In today’s Gospel, Jesus startles us with his declaration, If anyone comes to me without hating father and mother, wife and children, brothers and sisters, and even his own life, he cannot be my disciple. A call to hate? No, not at all! Jesus over-emphasizes the point that we cannot love anything or anyone more than God. We can’t even love our striving to be obedient to the Ten Commandments and all the other legal requirements more than God. So often we confuse strict adherence to the rules with loving God. In our blindness we can become ensnared in a legal entrapment that leaves us fearful, judgmental, and condemning of others and perhaps even of ourselves. As our Lord tells us in his Gospel today, we must renounce anything that keeps us from radical love and radical discipleship.
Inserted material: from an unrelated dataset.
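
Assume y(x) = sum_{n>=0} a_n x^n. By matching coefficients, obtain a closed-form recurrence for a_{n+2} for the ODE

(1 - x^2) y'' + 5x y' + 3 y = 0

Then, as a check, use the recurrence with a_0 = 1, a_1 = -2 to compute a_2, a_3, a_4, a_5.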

One of my favorite hymns of the Church is “Come Thou Fount of Every Blessing.” Two of the verses begin, Oh, to grace how great a debtor, daily I'm constrained to be. Let Thy goodness, like a fetter; bind my wandering heart to Thee. Let that metaphor sink in – what does it mean to you that God’s goodness binds your heart to God like a fetter? Today let us throw off the shackles of legalism, of striving after righteousness, of our tendency to judge and condemn. Our only indebtedness, the only thing we are bound to is LOVE. Hallelujah to the Lamb of God who takes away the sins of the world and frees us to abide in his radical love and to offer that same love to others!